Discretionary income suffers the biggest drop since records began as customers change behaviour to beat inflation
- Asda’s Income Tracker reveals the average UK household saw discretionary income contract by £40.38 a week – amounting to £161.52 per month
- Household discretionary income declined for the sixth consecutive month
- Half of Asda’s customers are worse off financially now compared to 12 months ago
|Household income (weekly average)
|Essential spending (weekly average)
|Household discretionary income (weekly average)
Households across the UK saw an unprecedented squeeze on discretionary incomes last month, with the latest figures from Asda’s Income Tracker* revealing a drop of £40.38 per week year-on-year.
The average household now has £205 per week at its disposal after taxes and essential bills are paid, with mounting costs having the greatest impact on those aged under 30 and over 75.
Living standards are increasingly under pressure, as essential spending on groceries, bills, fuel, rent and mortgages amounted to £528 per week. This was up £53 a week when compared with the same period in 2021, largely driven by the increase in Ofgem’s price cap, which saw gas prices increase by 95% and electricity rise 53% last month.
Household discretionary income fell for the sixth consecutive month in April, regressing to levels not seen for three-and-a-half years (Oct 2018: weekly average £205).

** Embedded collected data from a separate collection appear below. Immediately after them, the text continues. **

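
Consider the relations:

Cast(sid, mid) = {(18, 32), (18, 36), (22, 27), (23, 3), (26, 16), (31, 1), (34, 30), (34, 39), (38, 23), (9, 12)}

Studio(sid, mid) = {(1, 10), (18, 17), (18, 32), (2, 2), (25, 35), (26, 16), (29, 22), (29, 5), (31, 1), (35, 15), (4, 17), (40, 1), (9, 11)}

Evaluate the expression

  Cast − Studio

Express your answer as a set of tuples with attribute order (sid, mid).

{(18, 36), (22, 27), (23, 3), (34, 30), (34, 39), (38, 23), (9, 12)}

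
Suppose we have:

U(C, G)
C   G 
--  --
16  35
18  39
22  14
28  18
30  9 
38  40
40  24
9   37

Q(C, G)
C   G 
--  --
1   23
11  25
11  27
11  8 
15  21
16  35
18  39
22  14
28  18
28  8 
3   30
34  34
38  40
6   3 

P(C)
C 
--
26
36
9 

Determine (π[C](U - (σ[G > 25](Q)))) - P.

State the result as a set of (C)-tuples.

Apply σ_{G > 25}; surviving tuples: {(11, 27), (16, 35), (18, 39), (3, 30), (34, 34), (38, 40)}
Taking the difference: {(22, 14), (28, 18), (30, 9), (40, 24), (9, 37)}
π[C]: project onto (C) → {22, 28, 30, 40, 9}
Taking the difference: {22, 28, 30, 40}

{22, 28, 30, 40}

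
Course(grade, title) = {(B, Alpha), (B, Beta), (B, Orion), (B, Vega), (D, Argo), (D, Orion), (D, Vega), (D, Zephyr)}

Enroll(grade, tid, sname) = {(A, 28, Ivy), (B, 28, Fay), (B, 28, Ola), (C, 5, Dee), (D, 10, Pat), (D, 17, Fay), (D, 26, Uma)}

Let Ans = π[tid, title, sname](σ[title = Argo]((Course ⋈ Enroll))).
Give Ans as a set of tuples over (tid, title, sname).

Joining Course and Enroll on grade yields {(B, Alpha, 28, Fay), (B, Alpha, 28, Ola), (B, Beta, 28, Fay), (B, Beta, 28, Ola), (B, Orion, 28, Fay), (B, Orion, 28, Ola), (B, Vega, 28, Fay), (B, Vega, 28, Ola), (D, Argo, 10, Pat), (D, Argo, 17, Fay), (D, Argo, 26, Uma), (D, Orion, 10, Pat), (D, Orion, 17, Fay), (D, Orion, 26, Uma), (D, Vega, 10, Pat), (D, Vega, 17, Fay), (D, Vega, 26, Uma), (D, Zephyr, 10, Pat), (D, Zephyr, 17, Fay), (D, Zephyr, 26, Uma)}.
Filtering on title = Argo leaves {(D, Argo, 10, Pat), (D, Argo, 17, Fay), (D, Argo, 26, Uma)}.
Keep only column(s) tid, title, sname: {(10, Argo, Pat), (17, Argo, Fay), (26, Argo, Uma)}

{(10, Argo, Pat), (17, Argo, Fay), (26, Argo, Uma)}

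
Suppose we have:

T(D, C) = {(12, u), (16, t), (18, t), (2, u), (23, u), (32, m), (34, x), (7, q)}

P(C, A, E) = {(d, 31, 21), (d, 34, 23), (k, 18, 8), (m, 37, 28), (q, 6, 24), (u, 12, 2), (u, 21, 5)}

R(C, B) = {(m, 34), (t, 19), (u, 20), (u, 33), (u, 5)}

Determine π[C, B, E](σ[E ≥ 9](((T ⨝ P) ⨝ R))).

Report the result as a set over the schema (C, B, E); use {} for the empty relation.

{(m, 34, 28)}

T ⋈ P (natural join on C): {(12, u, 12, 2), (12, u, 21, 5), (2, u, 12, 2), (2, u, 21, 5), (23, u, 12, 2), (23, u, 21, 5), (32, m, 37, 28), (7, q, 6, 24)}
(T ⨝ P) ⋈ R (natural join on C): {(12, u, 12, 2, 20), (12, u, 12, 2, 33), (12, u, 12, 2, 5), (12, u, 21, 5, 20), (12, u, 21, 5, 33), (12, u, 21, 5, 5), (2, u, 12, 2, 20), (2, u, 12, 2, 33), (2, u, 12, 2, 5), (2, u, 21, 5, 20), (2, u, 21, 5, 33), (2, u, 21, 5, 5), (23, u, 12, 2, 20), (23, u, 12, 2, 33), (23, u, 12, 2, 5), (23, u, 21, 5, 20), (23, u, 21, 5, 33), (23, u, 21, 5, 5), (32, m, 37, 28, 34)}
σ[E ≥ 9]: keep tuples satisfying E ≥ 9 → {(32, m, 37, 28, 34)}
π[C, B, E]: project onto (C, B, E) → {(m, 34, 28)}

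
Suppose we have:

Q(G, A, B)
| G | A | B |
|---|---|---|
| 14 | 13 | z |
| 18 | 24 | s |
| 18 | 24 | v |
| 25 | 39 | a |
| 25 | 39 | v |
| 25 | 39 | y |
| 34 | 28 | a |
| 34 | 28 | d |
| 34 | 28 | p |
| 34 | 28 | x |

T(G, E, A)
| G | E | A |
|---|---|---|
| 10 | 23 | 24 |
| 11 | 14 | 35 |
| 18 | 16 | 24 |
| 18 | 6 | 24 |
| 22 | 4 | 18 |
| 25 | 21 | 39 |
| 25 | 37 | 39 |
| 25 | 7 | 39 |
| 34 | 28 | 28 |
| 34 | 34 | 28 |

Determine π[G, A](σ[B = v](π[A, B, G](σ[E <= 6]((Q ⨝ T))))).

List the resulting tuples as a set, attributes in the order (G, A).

{(18, 24)}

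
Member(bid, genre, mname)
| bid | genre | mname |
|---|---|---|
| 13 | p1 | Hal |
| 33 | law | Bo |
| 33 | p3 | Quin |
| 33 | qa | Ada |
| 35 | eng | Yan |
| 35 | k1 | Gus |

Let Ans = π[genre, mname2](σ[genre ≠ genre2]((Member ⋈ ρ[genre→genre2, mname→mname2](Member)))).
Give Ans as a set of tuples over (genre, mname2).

ρ[genre→genre2, mname→mname2]: schema becomes (bid, genre2, mname2); tuples unchanged.
Joining Member and ρ[genre→genre2, mname→mname2](Member) on bid yields {(13, p1, Hal, p1, Hal), (33, law, Bo, law, Bo), (33, law, Bo, p3, Quin), (33, law, Bo, qa, Ada), (33, p3, Quin, law, Bo), (33, p3, Quin, p3, Quin), (33, p3, Quin, qa, Ada), (33, qa, Ada, law, Bo), (33, qa, Ada, p3, Quin), (33, qa, Ada, qa, Ada), (35, eng, Yan, eng, Yan), (35, eng, Yan, k1, Gus), (35, k1, Gus, eng, Yan), (35, k1, Gus, k1, Gus)}.
Selection genre ≠ genre2: {(33, law, Bo, p3, Quin), (33, law, Bo, qa, Ada), (33, p3, Quin, law, Bo), (33, p3, Quin, qa, Ada), (33, qa, Ada, law, Bo), (33, qa, Ada, p3, Quin), (35, eng, Yan, k1, Gus), (35, k1, Gus, eng, Yan)}
π[genre, mname2]: project onto (genre, mname2) → {(eng, Gus), (k1, Yan), (law, Ada), (law, Quin), (p3, Ada), (p3, Bo), (qa, Bo), (qa, Quin)}

{(eng, Gus), (k1, Yan), (law, Ada), (law, Quin), (p3, Ada), (p3, Bo), (qa, Bo), (qa, Quin)}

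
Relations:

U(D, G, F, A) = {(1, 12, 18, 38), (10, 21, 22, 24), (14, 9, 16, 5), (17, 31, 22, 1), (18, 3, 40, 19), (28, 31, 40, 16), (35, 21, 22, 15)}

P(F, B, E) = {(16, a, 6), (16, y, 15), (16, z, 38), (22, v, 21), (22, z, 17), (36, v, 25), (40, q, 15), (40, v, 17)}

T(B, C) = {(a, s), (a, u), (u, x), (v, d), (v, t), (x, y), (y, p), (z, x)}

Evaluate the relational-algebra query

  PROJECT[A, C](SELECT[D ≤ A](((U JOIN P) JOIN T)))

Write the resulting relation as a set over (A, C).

{(19, d), (19, t), (24, d), (24, t), (24, x)}

Joining U and P on F yields {(10, 21, 22, 24, v, 21), (10, 21, 22, 24, z, 17), (14, 9, 16, 5, a, 6), (14, 9, 16, 5, y, 15), (14, 9, 16, 5, z, 38), (17, 31, 22, 1, v, 21), (17, 31, 22, 1, z, 17), (18, 3, 40, 19, q, 15), (18, 3, 40, 19, v, 17), (28, 31, 40, 16, q, 15), (28, 31, 40, 16, v, 17), (35, 21, 22, 15, v, 21), (35, 21, 22, 15, z, 17)}.
Joining (U JOIN P) and T on B yields {(10, 21, 22, 24, v, 21, d), (10, 21, 22, 24, v, 21, t), (10, 21, 22, 24, z, 17, x), (14, 9, 16, 5, a, 6, s), (14, 9, 16, 5, a, 6, u), (14, 9, 16, 5, y, 15, p), (14, 9, 16, 5, z, 38, x), (17, 31, 22, 1, v, 21, d), (17, 31, 22, 1, v, 21, t), (17, 31, 22, 1, z, 17, x), (18, 3, 40, 19, v, 17, d), (18, 3, 40, 19, v, 17, t), (28, 31, 40, 16, v, 17, d), (28, 31, 40, 16, v, 17, t), (35, 21, 22, 15, v, 21, d), (35, 21, 22, 15, v, 21, t), (35, 21, 22, 15, z, 17, x)}.
Selection D ≤ A: {(10, 21, 22, 24, v, 21, d), (10, 21, 22, 24, v, 21, t), (10, 21, 22, 24, z, 17, x), (18, 3, 40, 19, v, 17, d), (18, 3, 40, 19, v, 17, t)}
π[A, C]: project onto (A, C) → {(19, d), (19, t), (24, d), (24, t), (24, x)}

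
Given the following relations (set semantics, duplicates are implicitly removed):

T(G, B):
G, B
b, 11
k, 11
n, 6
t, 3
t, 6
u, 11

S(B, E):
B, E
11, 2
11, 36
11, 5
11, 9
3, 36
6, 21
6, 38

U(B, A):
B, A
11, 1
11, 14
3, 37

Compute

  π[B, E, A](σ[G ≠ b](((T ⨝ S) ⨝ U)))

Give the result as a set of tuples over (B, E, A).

{(11, 2, 1), (11, 2, 14), (11, 36, 1), (11, 36, 14), (11, 5, 1), (11, 5, 14), (11, 9, 1), (11, 9, 14), (3, 36, 37)}

Natural join on B: {(b, 11, 2), (b, 11, 36), (b, 11, 5), (b, 11, 9), (k, 11, 2), (k, 11, 36), (k, 11, 5), (k, 11, 9), (n, 6, 21), (n, 6, 38), (t, 3, 36), (t, 6, 21), (t, 6, 38), (u, 11, 2), (u, 11, 36), (u, 11, 5), (u, 11, 9)}
Natural join on B: {(b, 11, 2, 1), (b, 11, 2, 14), (b, 11, 36, 1), (b, 11, 36, 14), (b, 11, 5, 1), (b, 11, 5, 14), (b, 11, 9, 1), (b, 11, 9, 14), (k, 11, 2, 1), (k, 11, 2, 14), (k, 11, 36, 1), (k, 11, 36, 14), (k, 11, 5, 1), (k, 11, 5, 14), (k, 11, 9, 1), (k, 11, 9, 14), (t, 3, 36, 37), (u, 11, 2, 1), (u, 11, 2, 14), (u, 11, 36, 1), (u, 11, 36, 14), (u, 11, 5, 1), (u, 11, 5, 14), (u, 11, 9, 1), (u, 11, 9, 14)}
Apply σ_{G ≠ b}; surviving tuples: {(k, 11, 2, 1), (k, 11, 2, 14), (k, 11, 36, 1), (k, 11, 36, 14), (k, 11, 5, 1), (k, 11, 5, 14), (k, 11, 9, 1), (k, 11, 9, 14), (t, 3, 36, 37), (u, 11, 2, 1), (u, 11, 2, 14), (u, 11, 36, 1), (u, 11, 36, 14), (u, 11, 5, 1), (u, 11, 5, 14), (u, 11, 9, 1), (u, 11, 9, 14)}
Projecting to B, E, A (8 duplicate(s) eliminated): {(11, 2, 1), (11, 2, 14), (11, 36, 1), (11, 36, 14), (11, 5, 1), (11, 5, 14), (11, 9, 1), (11, 9, 14), (3, 36, 37)}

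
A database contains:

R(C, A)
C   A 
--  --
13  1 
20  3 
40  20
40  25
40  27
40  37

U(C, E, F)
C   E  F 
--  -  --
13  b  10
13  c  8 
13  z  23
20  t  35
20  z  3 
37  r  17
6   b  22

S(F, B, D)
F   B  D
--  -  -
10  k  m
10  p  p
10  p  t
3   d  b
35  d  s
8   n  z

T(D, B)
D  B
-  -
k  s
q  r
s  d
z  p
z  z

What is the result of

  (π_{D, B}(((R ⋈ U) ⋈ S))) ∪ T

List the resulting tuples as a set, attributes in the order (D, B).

Natural join on C: {(13, 1, b, 10), (13, 1, c, 8), (13, 1, z, 23), (20, 3, t, 35), (20, 3, z, 3)}
Natural join on F: {(13, 1, b, 10, k, m), (13, 1, b, 10, p, p), (13, 1, b, 10, p, t), (13, 1, c, 8, n, z), (20, 3, t, 35, d, s), (20, 3, z, 3, d, b)}
π_{D, B} gives {(b, d), (m, k), (p, p), (s, d), (t, p), (z, n)}.
Set union of the two operands is {(b, d), (k, s), (m, k), (p, p), (q, r), (s, d), (t, p), (z, n), (z, p), (z, z)}.

{(b, d), (k, s), (m, k), (p, p), (q, r), (s, d), (t, p), (z, n), (z, p), (z, z)}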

A survey of 1,000 Asda customers found they have begun to adjust their behaviour to cope with financial uncertainty, safeguarding against further price increases by stocking up on offers and cupboard essentials (42%), or making the switch to purchase at least one own brand product to save cash (86%).
A third also revealed they were making active changes to their shopping habits, cutting out top up shops or combining a trip to the supermarket with other activities to save on fuel costs.
Half of those surveyed said they felt worse off than they did a year ago, rising to 63% of shoppers who predict they will be impacted by the cost of living crisis in the coming 12 months.
The behavioural shift comes as the first products from the supermarket’s budget-friendly Just Essentials range land on shelves this week as a result of a £90m investment aimed at giving customers a value-focused option across 300 products, as well as dropping and locking the price of more than 100 family favourites until the end of the year. The investment is in addition to the grocer’s commitment to keeping prices low which sees it regularly named as the cheapest ‘Big Four’ supermarket according to numerous independent price checks.
In a further measure to help combat inflation for customers and colleagues, the retailer has reinstated its offer of 10% off for Blue Light Card holders and will give colleagues access to a 10% discount across grocery and George purchases from the day they join the company.
Please click here for the latest Income Tracker report.
* The Asda Income Tracker is a measure of ‘discretionary income’, reflecting the amount remaining after the average UK household has had taxes subtracted from their income and bought essential items such as: groceries, electricity, gas, transport costs and mortgage interest payments or rent. The Income Tracker measures the amount left over to spend on discretionary purchases such as leisure and recreation goods and services.